With the same line, we can also get the list of index in case there are multiple matched elements.

>>> tuple_list = [("pineapple", 5), ("cherry", 7), ("kumquat", 3), ("plum", 11), ("banana", 7)]
>>> [tuple_list.index(t) for t in tuple_list if t[1] == 7]
[1, 4]

I guess the following is not the best way to do it (speed and elegance concerns) but well, it could help :

from collections import OrderedDict as od
t = [('pineapple', 5), ('cherry', 7), ('kumquat', 3), ('plum', 11)]
list(od(t).keys()).index('kumquat')
2
list(od(t).values()).index(7)
7
# bonus :
od(t)['kumquat']
3

list of tuples with 2 members can be converted to ordered dict directly, data structures are actually the same, so we can use dict method on the fly.

I came up with a quick and dirty approach using max and lambda.

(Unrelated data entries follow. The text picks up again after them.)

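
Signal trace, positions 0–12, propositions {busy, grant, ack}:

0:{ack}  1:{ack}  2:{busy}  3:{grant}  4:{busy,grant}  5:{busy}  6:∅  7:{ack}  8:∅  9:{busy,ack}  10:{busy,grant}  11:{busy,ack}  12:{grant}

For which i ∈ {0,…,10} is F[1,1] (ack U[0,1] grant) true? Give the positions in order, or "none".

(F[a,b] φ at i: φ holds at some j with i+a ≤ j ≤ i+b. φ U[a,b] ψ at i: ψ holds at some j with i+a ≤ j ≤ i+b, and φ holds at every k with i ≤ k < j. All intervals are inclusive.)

2, 3, 8, 9, 10

Evaluate at each i in [0,10]:
  i=0: ✗ (none in [1,1])
  i=1: ✗ (none in [2,2])
  i=2: ✓ (witness j=3)
  i=3: ✓ (witness j=4)
  i=4: ✗ (none in [5,5])
  i=5: ✗ (none in [6,6])
  i=6: ✗ (none in [7,7])
  i=7: ✗ (none in [8,8])
  i=8: ✓ (witness j=9)
  i=9: ✓ (witness j=10)
  i=10: ✓ (witness j=11)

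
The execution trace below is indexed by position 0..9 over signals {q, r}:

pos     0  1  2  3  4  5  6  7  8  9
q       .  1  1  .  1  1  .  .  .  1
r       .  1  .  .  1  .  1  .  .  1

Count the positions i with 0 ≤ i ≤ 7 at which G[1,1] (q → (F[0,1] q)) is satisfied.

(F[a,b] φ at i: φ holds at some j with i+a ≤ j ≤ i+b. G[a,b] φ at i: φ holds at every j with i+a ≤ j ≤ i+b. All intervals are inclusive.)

Evaluate at each i in [0,7]:
  i=0: ✓ (all of [1,1])
  i=1: ✓ (all of [2,2])
  i=2: ✓ (all of [3,3])
  i=3: ✓ (all of [4,4])
  i=4: ✓ (all of [5,5])
  i=5: ✓ (all of [6,6])
  i=6: ✓ (all of [7,7])
  i=7: ✓ (all of [8,8])
Positions where it holds: {0, 1, 2, 3, 4, 5, 6, 7} → 8.

8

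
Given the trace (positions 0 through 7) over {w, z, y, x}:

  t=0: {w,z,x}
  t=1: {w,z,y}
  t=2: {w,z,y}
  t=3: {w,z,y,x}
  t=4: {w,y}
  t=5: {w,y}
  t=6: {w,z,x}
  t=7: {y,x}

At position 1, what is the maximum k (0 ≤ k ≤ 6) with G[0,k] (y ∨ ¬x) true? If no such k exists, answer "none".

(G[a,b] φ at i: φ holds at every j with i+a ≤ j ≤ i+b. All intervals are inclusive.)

4

(y ∨ ¬x) must hold from j=1 onward; find where it first fails.
  j=1: holds
  j=2: holds
  j=3: holds
  j=4: holds
  j=5: holds
  j=6: fails
Holds on [1,5], so largest k = 4.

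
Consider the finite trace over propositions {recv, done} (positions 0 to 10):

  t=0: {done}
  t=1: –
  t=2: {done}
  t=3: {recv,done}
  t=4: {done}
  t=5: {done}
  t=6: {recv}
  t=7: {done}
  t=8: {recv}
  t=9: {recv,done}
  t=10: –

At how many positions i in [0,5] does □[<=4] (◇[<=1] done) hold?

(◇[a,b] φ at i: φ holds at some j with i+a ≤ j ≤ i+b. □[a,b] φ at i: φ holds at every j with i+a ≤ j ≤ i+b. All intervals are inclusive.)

6

Evaluate at each i in [0,5]:
  i=0: ✓ (all of [0,4])
  i=1: ✓ (all of [1,5])
  i=2: ✓ (all of [2,6])
  i=3: ✓ (all of [3,7])
  i=4: ✓ (all of [4,8])
  i=5: ✓ (all of [5,9])
Positions where it holds: {0, 1, 2, 3, 4, 5} → 6.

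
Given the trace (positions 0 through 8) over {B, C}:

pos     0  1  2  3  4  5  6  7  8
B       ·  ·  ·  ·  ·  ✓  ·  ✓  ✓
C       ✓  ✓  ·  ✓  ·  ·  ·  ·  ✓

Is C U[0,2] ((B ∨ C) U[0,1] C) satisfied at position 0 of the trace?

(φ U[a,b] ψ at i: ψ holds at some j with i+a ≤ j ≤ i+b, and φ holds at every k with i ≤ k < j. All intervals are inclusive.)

Yes

Need some j in [0,2] with ((B ∨ C) U[0,1] C), and C at every k in [0,j-1].
  j=0: ((B ∨ C) U[0,1] C) holds; no prefix to check → satisfied.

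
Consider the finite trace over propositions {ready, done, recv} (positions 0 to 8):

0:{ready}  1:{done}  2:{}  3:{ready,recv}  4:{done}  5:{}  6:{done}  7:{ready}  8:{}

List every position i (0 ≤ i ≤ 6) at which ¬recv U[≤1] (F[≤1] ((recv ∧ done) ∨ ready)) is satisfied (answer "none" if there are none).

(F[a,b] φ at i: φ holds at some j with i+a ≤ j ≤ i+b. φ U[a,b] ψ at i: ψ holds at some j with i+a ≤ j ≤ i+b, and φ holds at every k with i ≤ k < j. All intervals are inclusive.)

Evaluate at each i in [0,6]:
  i=0: ✓ (rhs at j=0)
  i=1: ✓ (rhs at j=2; lhs holds on [1,1])
  i=2: ✓ (rhs at j=2)
  i=3: ✓ (rhs at j=3)
  i=4: ✗ (no rhs in [4,5])
  i=5: ✓ (rhs at j=6; lhs holds on [5,5])
  i=6: ✓ (rhs at j=6)

0, 1, 2, 3, 5, 6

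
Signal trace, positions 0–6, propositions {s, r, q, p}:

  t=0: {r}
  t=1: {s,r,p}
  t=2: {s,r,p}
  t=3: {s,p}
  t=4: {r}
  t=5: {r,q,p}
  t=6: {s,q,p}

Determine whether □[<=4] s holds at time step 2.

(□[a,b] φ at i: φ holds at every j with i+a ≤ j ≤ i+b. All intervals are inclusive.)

Check s at every j in [2,6]:
  j=2: true
  j=3: true
  j=4: false
  j=5: false
  j=6: true
Fails at j=4 → formula fails.

No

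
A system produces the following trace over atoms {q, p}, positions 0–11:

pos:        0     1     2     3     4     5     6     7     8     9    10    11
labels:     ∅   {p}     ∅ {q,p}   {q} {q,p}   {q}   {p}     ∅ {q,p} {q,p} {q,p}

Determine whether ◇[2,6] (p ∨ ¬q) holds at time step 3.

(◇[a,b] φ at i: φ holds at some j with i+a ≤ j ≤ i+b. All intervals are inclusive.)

Check (p ∨ ¬q) at each j in [5,9]:
  j=5: true
  j=6: false
  j=7: true
  j=8: true
  j=9: true
Found at j=5 → formula holds.

Yes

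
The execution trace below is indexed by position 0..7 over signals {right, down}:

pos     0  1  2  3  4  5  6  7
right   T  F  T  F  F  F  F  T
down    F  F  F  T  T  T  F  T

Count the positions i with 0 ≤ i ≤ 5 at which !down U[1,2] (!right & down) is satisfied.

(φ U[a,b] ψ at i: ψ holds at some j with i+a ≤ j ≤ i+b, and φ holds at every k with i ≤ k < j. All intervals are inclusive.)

2

Evaluate at each i in [0,5]:
  i=0: ✗ (no rhs in [1,2])
  i=1: ✓ (rhs at j=3; lhs holds on [1,2])
  i=2: ✓ (rhs at j=3; lhs holds on [2,2])
  i=3: ✗ (lhs fails at k=3 before rhs at j=4)
  i=4: ✗ (lhs fails at k=4 before rhs at j=5)
  i=5: ✗ (no rhs in [6,7])
Positions where it holds: {1, 2} → 2.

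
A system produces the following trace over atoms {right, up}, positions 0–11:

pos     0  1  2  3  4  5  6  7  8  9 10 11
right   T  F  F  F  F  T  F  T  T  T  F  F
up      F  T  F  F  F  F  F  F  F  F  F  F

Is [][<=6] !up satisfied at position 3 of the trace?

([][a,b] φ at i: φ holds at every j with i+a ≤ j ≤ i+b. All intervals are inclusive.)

Yes

Check !up at every j in [3,9]:
  j=3: true
  j=4: true
  j=5: true
  j=6: true
  j=7: true
  j=8: true
  j=9: true
All positions satisfy it → formula holds.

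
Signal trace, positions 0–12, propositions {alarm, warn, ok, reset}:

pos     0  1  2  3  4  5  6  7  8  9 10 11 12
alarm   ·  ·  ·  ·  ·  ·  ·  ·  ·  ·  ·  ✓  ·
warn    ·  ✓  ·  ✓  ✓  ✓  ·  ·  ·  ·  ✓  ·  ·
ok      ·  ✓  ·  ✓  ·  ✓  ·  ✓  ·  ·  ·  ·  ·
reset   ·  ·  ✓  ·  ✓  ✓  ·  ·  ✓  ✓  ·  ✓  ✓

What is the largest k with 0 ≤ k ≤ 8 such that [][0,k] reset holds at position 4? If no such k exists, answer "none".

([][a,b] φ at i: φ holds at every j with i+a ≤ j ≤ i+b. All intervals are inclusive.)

1

reset must hold from j=4 onward; find where it first fails.
  j=4: holds
  j=5: holds
  j=6: fails
Holds on [4,5], so largest k = 1.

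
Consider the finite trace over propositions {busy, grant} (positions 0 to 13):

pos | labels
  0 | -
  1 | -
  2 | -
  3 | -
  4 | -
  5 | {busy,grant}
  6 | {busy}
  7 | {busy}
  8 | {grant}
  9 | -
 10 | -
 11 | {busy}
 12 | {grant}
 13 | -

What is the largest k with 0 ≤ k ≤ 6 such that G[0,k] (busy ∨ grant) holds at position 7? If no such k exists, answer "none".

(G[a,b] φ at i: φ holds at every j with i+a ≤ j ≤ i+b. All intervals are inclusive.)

(busy ∨ grant) must hold from j=7 onward; find where it first fails.
  j=7: holds
  j=8: holds
  j=9: fails
Holds on [7,8], so largest k = 1.

1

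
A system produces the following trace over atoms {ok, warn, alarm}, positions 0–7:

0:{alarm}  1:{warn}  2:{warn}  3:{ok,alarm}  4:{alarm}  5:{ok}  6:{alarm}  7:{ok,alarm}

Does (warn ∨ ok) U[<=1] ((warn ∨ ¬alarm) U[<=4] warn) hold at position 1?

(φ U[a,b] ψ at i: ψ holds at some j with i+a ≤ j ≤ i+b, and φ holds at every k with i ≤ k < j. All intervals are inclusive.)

True

Need some j in [1,2] with ((warn ∨ ¬alarm) U[<=4] warn), and (warn ∨ ok) at every k in [1,j-1].
  j=1: ((warn ∨ ¬alarm) U[<=4] warn) holds; no prefix to check → satisfied.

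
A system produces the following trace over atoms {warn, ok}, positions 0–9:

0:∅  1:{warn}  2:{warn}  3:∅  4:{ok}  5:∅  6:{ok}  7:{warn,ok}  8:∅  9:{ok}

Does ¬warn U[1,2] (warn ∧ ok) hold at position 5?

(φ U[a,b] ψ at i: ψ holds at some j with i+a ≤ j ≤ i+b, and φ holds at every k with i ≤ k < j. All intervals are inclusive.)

Need some j in [6,7] with (warn ∧ ok), and ¬warn at every k in [5,j-1].
  j=6: (warn ∧ ok) false.
  j=7: (warn ∧ ok) holds; ¬warn holds at every k in [5,6] → satisfied.

Holds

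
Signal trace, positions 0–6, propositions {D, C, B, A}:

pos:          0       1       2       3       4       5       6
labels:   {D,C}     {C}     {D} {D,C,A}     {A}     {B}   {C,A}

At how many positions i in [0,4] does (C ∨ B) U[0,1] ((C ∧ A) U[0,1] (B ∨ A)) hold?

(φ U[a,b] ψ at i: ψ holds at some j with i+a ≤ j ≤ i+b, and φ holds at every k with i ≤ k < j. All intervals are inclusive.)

Evaluate at each i in [0,4]:
  i=0: ✗ (no rhs in [0,1])
  i=1: ✗ (no rhs in [1,2])
  i=2: ✗ (lhs fails at k=2 before rhs at j=3)
  i=3: ✓ (rhs at j=3)
  i=4: ✓ (rhs at j=4)
Positions where it holds: {3, 4} → 2.

2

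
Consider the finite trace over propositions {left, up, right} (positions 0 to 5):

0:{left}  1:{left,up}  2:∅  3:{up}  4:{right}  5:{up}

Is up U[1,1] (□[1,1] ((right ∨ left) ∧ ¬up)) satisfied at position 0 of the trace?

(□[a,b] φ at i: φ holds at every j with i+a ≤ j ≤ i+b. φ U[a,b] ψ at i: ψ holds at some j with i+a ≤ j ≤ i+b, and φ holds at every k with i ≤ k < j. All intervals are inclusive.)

Need some j in [1,1] with □[1,1] ((right ∨ left) ∧ ¬up), and up at every k in [0,j-1].
  j=1: □[1,1] ((right ∨ left) ∧ ¬up) — fails at 2.
No j in the window works → until fails.

False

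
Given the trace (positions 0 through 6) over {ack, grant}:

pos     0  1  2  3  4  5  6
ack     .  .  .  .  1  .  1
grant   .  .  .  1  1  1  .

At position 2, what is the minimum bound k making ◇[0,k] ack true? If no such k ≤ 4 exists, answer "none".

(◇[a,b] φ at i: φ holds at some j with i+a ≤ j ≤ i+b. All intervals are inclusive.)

2

Scan j = 2,3,… for ack:
  j=2: fails
  j=3: fails
  j=4: holds
First hit at j=4, so smallest k = 4-2 = 2.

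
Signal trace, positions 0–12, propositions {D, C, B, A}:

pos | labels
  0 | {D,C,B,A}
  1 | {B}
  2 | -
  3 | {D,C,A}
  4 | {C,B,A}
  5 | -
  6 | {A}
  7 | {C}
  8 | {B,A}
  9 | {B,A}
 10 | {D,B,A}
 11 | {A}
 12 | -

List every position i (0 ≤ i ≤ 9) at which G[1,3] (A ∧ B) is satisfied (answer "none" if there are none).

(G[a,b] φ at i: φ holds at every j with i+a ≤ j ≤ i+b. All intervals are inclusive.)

Evaluate at each i in [0,9]:
  i=0: ✗ (fails at j=1)
  i=1: ✗ (fails at j=2)
  i=2: ✗ (fails at j=3)
  i=3: ✗ (fails at j=5)
  i=4: ✗ (fails at j=5)
  i=5: ✗ (fails at j=6)
  i=6: ✗ (fails at j=7)
  i=7: ✓ (all of [8,10])
  i=8: ✗ (fails at j=11)
  i=9: ✗ (fails at j=11)

7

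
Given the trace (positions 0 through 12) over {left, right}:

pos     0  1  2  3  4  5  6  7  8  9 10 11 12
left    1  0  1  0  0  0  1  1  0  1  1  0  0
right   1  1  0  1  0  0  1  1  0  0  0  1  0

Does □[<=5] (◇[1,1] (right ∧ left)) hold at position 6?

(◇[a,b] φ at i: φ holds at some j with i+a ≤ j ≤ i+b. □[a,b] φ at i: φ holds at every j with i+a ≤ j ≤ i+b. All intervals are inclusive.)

Check ◇[1,1] (right ∧ left) at every j in [6,11]:
  j=6: holds (witness at 7)
  j=7: fails (none in [8,8])
  j=8: fails (none in [9,9])
  j=9: fails (none in [10,10])
  j=10: fails (none in [11,11])
  j=11: fails (none in [12,12])
Fails at j=7 → formula fails.

Does not hold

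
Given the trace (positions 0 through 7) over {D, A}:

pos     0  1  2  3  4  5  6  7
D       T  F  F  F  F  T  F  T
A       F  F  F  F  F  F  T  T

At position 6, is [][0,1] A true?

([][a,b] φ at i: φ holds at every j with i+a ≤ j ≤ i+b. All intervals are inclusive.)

Yes

Check A at every j in [6,7]:
  j=6: true
  j=7: true
All positions satisfy it → formula holds.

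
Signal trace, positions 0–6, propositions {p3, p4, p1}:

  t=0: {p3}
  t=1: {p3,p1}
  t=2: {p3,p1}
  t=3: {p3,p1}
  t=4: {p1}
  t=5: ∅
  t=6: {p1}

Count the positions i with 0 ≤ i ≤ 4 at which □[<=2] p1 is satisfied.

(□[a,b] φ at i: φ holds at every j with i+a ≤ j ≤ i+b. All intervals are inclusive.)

2

Evaluate at each i in [0,4]:
  i=0: ✗ (fails at j=0)
  i=1: ✓ (all of [1,3])
  i=2: ✓ (all of [2,4])
  i=3: ✗ (fails at j=5)
  i=4: ✗ (fails at j=5)
Positions where it holds: {1, 2} → 2.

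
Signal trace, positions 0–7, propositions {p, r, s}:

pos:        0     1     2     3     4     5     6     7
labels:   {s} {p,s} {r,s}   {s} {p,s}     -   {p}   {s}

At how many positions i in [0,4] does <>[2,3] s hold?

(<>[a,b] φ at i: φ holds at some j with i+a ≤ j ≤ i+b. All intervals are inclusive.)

4

Evaluate at each i in [0,4]:
  i=0: ✓ (witness j=2)
  i=1: ✓ (witness j=3)
  i=2: ✓ (witness j=4)
  i=3: ✗ (none in [5,6])
  i=4: ✓ (witness j=7)
Positions where it holds: {0, 1, 2, 4} → 4.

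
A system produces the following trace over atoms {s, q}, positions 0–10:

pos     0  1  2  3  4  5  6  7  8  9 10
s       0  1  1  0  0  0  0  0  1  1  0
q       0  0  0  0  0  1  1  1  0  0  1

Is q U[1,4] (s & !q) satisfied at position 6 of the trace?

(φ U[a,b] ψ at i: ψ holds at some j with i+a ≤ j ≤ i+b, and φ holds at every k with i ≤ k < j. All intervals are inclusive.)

Need some j in [7,10] with (s & !q), and q at every k in [6,j-1].
  j=7: (s & !q) false.
  j=8: (s & !q) holds; q holds at every k in [6,7] → satisfied.

True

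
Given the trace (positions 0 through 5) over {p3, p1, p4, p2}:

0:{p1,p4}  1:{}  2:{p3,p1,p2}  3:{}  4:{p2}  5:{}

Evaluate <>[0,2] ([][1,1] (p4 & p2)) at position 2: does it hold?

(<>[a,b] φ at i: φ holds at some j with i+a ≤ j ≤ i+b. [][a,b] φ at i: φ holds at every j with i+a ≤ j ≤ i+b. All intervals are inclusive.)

Does not hold

Check [][1,1] (p4 & p2) at each j in [2,4]:
  j=2: fails at 3
  j=3: fails at 4
  j=4: fails at 5
No position in the window satisfies it → formula fails.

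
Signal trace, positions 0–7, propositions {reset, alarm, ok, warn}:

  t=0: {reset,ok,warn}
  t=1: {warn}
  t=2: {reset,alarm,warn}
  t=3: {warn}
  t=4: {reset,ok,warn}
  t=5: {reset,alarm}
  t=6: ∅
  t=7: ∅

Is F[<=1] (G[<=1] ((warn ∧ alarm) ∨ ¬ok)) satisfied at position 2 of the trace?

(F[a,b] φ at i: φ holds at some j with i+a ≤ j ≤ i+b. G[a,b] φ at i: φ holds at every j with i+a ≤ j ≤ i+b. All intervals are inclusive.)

Check G[<=1] ((warn ∧ alarm) ∨ ¬ok) at each j in [2,3]:
  j=2: holds on [2,3]
  j=3: fails at 4
Found at j=2 → formula holds.

True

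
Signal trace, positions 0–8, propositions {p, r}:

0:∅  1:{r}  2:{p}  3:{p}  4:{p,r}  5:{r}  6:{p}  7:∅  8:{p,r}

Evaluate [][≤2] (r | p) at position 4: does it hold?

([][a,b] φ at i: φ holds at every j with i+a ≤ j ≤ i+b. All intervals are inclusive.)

Check (r | p) at every j in [4,6]:
  j=4: true
  j=5: true
  j=6: true
All positions satisfy it → formula holds.

True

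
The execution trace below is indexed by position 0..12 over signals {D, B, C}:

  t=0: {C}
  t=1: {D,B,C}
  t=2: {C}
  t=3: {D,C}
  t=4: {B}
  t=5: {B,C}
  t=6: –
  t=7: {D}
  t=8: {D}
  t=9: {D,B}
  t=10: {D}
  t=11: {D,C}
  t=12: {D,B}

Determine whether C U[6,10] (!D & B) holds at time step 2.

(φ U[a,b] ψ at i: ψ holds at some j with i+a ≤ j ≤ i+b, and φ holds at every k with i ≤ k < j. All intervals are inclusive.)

Need some j in [8,12] with (!D & B), and C at every k in [2,j-1].
  j=8: (!D & B) false.
  j=9: (!D & B) false.
  j=10: (!D & B) false.
  j=11: (!D & B) false.
  j=12: (!D & B) false.
No j in the window works → until fails.

Does not hold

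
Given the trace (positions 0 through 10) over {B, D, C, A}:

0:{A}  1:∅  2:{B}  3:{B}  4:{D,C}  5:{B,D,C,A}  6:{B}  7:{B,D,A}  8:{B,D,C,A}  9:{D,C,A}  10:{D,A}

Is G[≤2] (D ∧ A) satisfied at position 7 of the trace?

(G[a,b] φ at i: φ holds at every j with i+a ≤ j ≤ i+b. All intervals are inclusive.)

Yes

Check (D ∧ A) at every j in [7,9]:
  j=7: true
  j=8: true
  j=9: true
All positions satisfy it → formula holds.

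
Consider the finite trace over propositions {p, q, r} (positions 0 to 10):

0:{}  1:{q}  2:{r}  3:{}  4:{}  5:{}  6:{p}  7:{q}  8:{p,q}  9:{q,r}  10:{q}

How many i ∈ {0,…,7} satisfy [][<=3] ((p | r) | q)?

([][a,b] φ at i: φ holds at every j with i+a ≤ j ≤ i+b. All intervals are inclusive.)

Evaluate at each i in [0,7]:
  i=0: ✗ (fails at j=0)
  i=1: ✗ (fails at j=3)
  i=2: ✗ (fails at j=3)
  i=3: ✗ (fails at j=3)
  i=4: ✗ (fails at j=4)
  i=5: ✗ (fails at j=5)
  i=6: ✓ (all of [6,9])
  i=7: ✓ (all of [7,10])
Positions where it holds: {6, 7} → 2.

2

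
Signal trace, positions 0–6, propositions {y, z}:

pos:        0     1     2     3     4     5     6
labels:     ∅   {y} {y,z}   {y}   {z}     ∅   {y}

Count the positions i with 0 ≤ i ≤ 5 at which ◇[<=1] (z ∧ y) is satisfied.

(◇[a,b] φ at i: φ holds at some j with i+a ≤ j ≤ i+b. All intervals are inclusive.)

Evaluate at each i in [0,5]:
  i=0: ✗ (none in [0,1])
  i=1: ✓ (witness j=2)
  i=2: ✓ (witness j=2)
  i=3: ✗ (none in [3,4])
  i=4: ✗ (none in [4,5])
  i=5: ✗ (none in [5,6])
Positions where it holds: {1, 2} → 2.

2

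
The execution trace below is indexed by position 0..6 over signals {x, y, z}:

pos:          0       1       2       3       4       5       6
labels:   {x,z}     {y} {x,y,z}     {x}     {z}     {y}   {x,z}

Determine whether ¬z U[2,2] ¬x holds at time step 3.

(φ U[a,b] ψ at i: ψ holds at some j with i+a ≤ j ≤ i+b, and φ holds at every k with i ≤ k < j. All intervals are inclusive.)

False

Need some j in [5,5] with ¬x, and ¬z at every k in [3,j-1].
  j=5: ¬x holds, but ¬z fails at k=4 → not this j.
No j in the window works → until fails.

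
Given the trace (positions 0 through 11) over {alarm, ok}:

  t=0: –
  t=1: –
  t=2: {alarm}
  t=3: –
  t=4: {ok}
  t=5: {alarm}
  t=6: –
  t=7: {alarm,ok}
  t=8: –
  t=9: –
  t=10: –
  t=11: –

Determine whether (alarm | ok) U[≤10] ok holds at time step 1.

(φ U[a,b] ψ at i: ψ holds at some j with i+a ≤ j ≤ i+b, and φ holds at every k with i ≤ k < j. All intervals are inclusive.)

Need some j in [1,11] with ok, and (alarm | ok) at every k in [1,j-1].
  j=1: ok false.
  j=2: ok false.
  j=3: ok false.
  j=4: ok holds, but (alarm | ok) fails at k=1 → not this j.
  j=5: ok false.
  j=6: ok false.
  j=7: ok holds, but (alarm | ok) fails at k=1 → not this j.
  j=8: ok false.
  j=9: ok false.
  j=10: ok false.
  j=11: ok false.
No j in the window works → until fails.

No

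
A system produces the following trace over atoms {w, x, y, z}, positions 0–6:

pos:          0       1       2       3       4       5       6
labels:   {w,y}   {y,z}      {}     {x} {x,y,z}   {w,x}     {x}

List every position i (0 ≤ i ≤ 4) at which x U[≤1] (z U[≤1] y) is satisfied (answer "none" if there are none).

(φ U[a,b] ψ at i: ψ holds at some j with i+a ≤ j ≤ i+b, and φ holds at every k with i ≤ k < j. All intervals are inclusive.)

Evaluate at each i in [0,4]:
  i=0: ✓ (rhs at j=0)
  i=1: ✓ (rhs at j=1)
  i=2: ✗ (no rhs in [2,3])
  i=3: ✓ (rhs at j=4; lhs holds on [3,3])
  i=4: ✓ (rhs at j=4)

0, 1, 3, 4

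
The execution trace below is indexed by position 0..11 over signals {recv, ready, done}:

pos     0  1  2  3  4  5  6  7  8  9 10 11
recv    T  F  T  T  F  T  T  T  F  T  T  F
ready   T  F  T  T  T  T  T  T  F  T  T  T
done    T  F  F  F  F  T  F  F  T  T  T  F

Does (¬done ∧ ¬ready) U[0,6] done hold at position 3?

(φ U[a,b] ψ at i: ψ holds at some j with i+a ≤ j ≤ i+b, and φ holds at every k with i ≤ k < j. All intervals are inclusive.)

False

Need some j in [3,9] with done, and (¬done ∧ ¬ready) at every k in [3,j-1].
  j=3: done false.
  j=4: done false.
  j=5: done holds, but (¬done ∧ ¬ready) fails at k=3 → not this j.
  j=6: done false.
  j=7: done false.
  j=8: done holds, but (¬done ∧ ¬ready) fails at k=3 → not this j.
  j=9: done holds, but (¬done ∧ ¬ready) fails at k=3 → not this j.
No j in the window works → until fails.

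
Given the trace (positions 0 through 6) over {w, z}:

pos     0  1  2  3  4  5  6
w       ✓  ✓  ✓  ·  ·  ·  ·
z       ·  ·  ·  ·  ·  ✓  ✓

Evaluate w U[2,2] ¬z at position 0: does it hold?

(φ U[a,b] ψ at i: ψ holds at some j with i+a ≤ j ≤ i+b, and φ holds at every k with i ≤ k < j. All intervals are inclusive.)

Need some j in [2,2] with ¬z, and w at every k in [0,j-1].
  j=2: ¬z holds; w holds at every k in [0,1] → satisfied.

Yes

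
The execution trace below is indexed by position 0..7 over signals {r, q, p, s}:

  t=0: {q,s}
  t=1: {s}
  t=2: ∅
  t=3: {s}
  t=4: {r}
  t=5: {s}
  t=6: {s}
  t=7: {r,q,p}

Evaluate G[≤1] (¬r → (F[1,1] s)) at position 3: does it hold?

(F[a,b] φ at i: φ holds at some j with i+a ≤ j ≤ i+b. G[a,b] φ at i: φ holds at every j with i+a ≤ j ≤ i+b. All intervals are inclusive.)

False

Check (¬r → (F[1,1] s)) at every j in [3,4]:
  j=3: antecedent true; consequent fails (none in [4,4]) → ✗
  j=4: antecedent false → ✓
Fails at j=3 → formula fails.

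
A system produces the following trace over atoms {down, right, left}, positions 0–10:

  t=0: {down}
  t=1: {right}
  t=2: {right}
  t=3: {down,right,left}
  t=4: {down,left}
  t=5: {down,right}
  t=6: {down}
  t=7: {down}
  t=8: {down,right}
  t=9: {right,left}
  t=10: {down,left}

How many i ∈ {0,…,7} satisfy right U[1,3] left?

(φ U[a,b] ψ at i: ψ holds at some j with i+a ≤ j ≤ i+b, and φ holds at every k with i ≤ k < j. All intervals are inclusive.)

3

Evaluate at each i in [0,7]:
  i=0: ✗ (lhs fails at k=0 before rhs at j=3)
  i=1: ✓ (rhs at j=3; lhs holds on [1,2])
  i=2: ✓ (rhs at j=3; lhs holds on [2,2])
  i=3: ✓ (rhs at j=4; lhs holds on [3,3])
  i=4: ✗ (no rhs in [5,7])
  i=5: ✗ (no rhs in [6,8])
  i=6: ✗ (lhs fails at k=6 before rhs at j=9)
  i=7: ✗ (lhs fails at k=7 before rhs at j=9)
Positions where it holds: {1, 2, 3} → 3.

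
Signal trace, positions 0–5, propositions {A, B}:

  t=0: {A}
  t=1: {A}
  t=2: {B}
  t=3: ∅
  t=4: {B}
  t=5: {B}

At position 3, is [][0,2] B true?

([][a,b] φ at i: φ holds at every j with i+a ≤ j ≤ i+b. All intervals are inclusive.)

Check B at every j in [3,5]:
  j=3: false
  j=4: true
  j=5: true
Fails at j=3 → formula fails.

No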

>>> tuple_list = [("pineapple", 5), ("cherry", 7), ("kumquat", 3), ("plum", 11)]
>>> target = 7
>>> max(range(len(tuple_list)), key=lambda i: tuple_list[i][1] == target)
1

There is a caveat though that if the list does not contain the target, the returned index will be 0, which could be misleading.

>>> target = -1
>>> max(range(len(tuple_list)), key=lambda i: tuple_list[i][1] == target)
0